Unknown: How often do you find that randomized controlled trials are performed as well as they are designed? For example, I have been trying to enroll patients in a trial that compares two different treatments; however, one is surgery with a 6-12 week recovery period and the other is a (serious but) less involved and has a faster recovery for the patient (1-2 week recovery but might not work as well long term.) I’ve yet to enroll any patients because most won’t make an informed decision to be randomized.

So although a multicenter RCT is underway and funded, its difficult to enroll patients. I don’t know if this difficulty to enroll patient will manifest in any study bias; however, it will definitely decrease the study’s power.

I haven’t been involved in many RCTs, so I don’t know how common this problem is.

FH: Often one can collect the needed baseline data in 1 or 2 pages of a case report form. The excessive cost of RCTs is not coming from that. It is coming from (1) endless site and data queries as you mentioned and (2) collection of data that are not central to the questions of interest and are almost never analyzed. It is amazing to see how much data collected in a trial are not used in key study reports or published articles. And the thousands of trials, if their data were to be be made publicly available, that would provide a scientific basis for HTE is stunning.

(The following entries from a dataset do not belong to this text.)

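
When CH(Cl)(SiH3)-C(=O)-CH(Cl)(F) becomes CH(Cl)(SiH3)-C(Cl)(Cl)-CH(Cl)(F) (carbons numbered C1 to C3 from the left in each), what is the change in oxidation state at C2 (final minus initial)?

Before: C2 has 2 bonds to C, 2 bonds to O → oxidation state +2.
After: C2 has 2 bonds to C, 2 bonds to Cl → oxidation state +2.
Δ = +2 − (+2) = 0, so no net redox change at C2.

0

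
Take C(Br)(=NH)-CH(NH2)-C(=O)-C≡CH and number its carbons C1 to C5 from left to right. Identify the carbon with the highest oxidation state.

C1

Each bond to a more electronegative atom (O, N, halogen) counts +1, each bond to a less electronegative atom (H, metal, B, Si) counts −1, and each C–C bond counts 0. Tallying each carbon:
C1: 1C, 2N, 1Br → 0 + 2 + 1 = +3
C2: 2C, 1H, 1N → 0 − 1 + 1 = 0
C3: 2C, 2O → 0 + 2 = +2
C4: 4C → 0 = 0
C5: 3C, 1H → 0 − 1 = -1
The most oxidised carbon is C1 at +3.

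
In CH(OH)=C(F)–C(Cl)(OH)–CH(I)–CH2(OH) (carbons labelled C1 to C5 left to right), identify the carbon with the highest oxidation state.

C3

Tallying each carbon's bonds:
C1: 2C, 1H, 1O → 0 − 1 + 1 = 0
C2: 3C, 1F → 0 + 1 = +1
C3: 2C, 1O, 1Cl → 0 + 1 + 1 = +2
C4: 2C, 1H, 1I → 0 − 1 + 1 = 0
C5: 1C, 2H, 1O → 0 − 2 + 1 = -1
The most oxidised carbon is C3 at +2.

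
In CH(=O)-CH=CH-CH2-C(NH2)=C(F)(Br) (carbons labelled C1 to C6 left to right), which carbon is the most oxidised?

C6

Bonds to more-electronegative neighbours contribute +1 each, bonds to H or metals contribute −1 each, and C–C bonds contribute 0. Tallying each carbon:
C1: 1C, 1H, 2O → 0 − 1 + 2 = +1
C2: 3C, 1H → 0 − 1 = -1
C3: 3C, 1H → 0 − 1 = -1
C4: 2C, 2H → 0 − 2 = -2
C5: 3C, 1N → 0 + 1 = +1
C6: 2C, 1F, 1Br → 0 + 1 + 1 = +2
The most oxidised carbon is C6 at +2.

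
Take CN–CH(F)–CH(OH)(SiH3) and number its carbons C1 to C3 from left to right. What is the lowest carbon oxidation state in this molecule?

-1

Each bond to a more electronegative atom (O, N, halogen) counts +1, each bond to a less electronegative atom (H, metal, B, Si) counts −1, and each C–C bond counts 0. Tallying each carbon:
C1: 1C, 3N → 0 + 3 = +3
C2: 2C, 1H, 1F → 0 − 1 + 1 = 0
C3: 1C, 1H, 1O, 1Si → 0 − 1 + 1 − 1 = -1
The lowest value is -1.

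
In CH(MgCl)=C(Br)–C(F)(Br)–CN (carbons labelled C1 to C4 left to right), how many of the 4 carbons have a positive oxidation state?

3

Tallying each carbon's bonds:
C1: 2C, 1H, 1Mg → 0 − 1 − 1 = -2
C2: 3C, 1Br → 0 + 1 = +1
C3: 2C, 1F, 1Br → 0 + 1 + 1 = +2
C4: 1C, 3N → 0 + 3 = +3
3 carbons (C2, C3, C4) meet the condition.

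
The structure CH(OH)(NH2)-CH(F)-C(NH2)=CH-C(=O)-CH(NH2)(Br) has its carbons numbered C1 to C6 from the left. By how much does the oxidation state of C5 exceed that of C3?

C5: 2C, 2O → 0 + 2 = +2
C3: 3C, 1N → 0 + 1 = +1
Difference: +2 − (+1) = +1.

+1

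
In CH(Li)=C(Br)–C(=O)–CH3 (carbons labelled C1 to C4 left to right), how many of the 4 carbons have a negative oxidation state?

Bonds to more-electronegative neighbours contribute +1 each, bonds to H or metals contribute −1 each, and C–C bonds contribute 0. Tallying each carbon:
C1: 2C, 1H, 1Li → 0 − 1 − 1 = -2
C2: 3C, 1Br → 0 + 1 = +1
C3: 2C, 2O → 0 + 2 = +2
C4: 1C, 3H → 0 − 3 = -3
2 carbons (C1, C4) meet the condition.

2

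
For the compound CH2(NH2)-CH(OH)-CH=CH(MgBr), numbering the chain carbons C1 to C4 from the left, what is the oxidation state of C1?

-1

Count +1 for every bond to an atom more electronegative than carbon and −1 for every bond to one less electronegative; C–C bonds are 0.
C1 has one bond to C (0), one bond to H (-1), one bond to H (-1), one bond to N (+1).
Oxidation state = 0 − 1 − 1 + 1 = -1.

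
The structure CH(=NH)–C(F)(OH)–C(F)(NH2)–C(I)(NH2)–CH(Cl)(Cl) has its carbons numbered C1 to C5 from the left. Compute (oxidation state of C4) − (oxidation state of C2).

0

C4: 2C, 1N, 1I → 0 + 1 + 1 = +2
C2: 2C, 1O, 1F → 0 + 1 + 1 = +2
Difference: +2 − (+2) = 0.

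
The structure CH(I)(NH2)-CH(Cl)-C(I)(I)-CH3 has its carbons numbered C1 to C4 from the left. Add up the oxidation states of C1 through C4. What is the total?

0

Tallying each carbon's bonds:
C1: 1C, 1H, 1N, 1I → 0 − 1 + 1 + 1 = +1
C2: 2C, 1H, 1Cl → 0 − 1 + 1 = 0
C3: 2C, 2I → 0 + 2 = +2
C4: 1C, 3H → 0 − 3 = -3
Sum = +1 + 0 + 2 − 3 = 0.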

Unknown: If one buys the general thesis, the next big question is how much is the assiduous definition of baseline characteristics worth? Most of RCT budgets are being spent on endless detail and queries, including efforts to reconcile disparate clinical records. The trials are getting so expensive that they have become a major impediment to investment in major chronic disease therapies (some trials > $1 Billion for a single trial). is there an empirical way to calibrate the degree of precision needed at baseline (and for covariates in followup) relative to accurate measurement of critical outcomes that matter?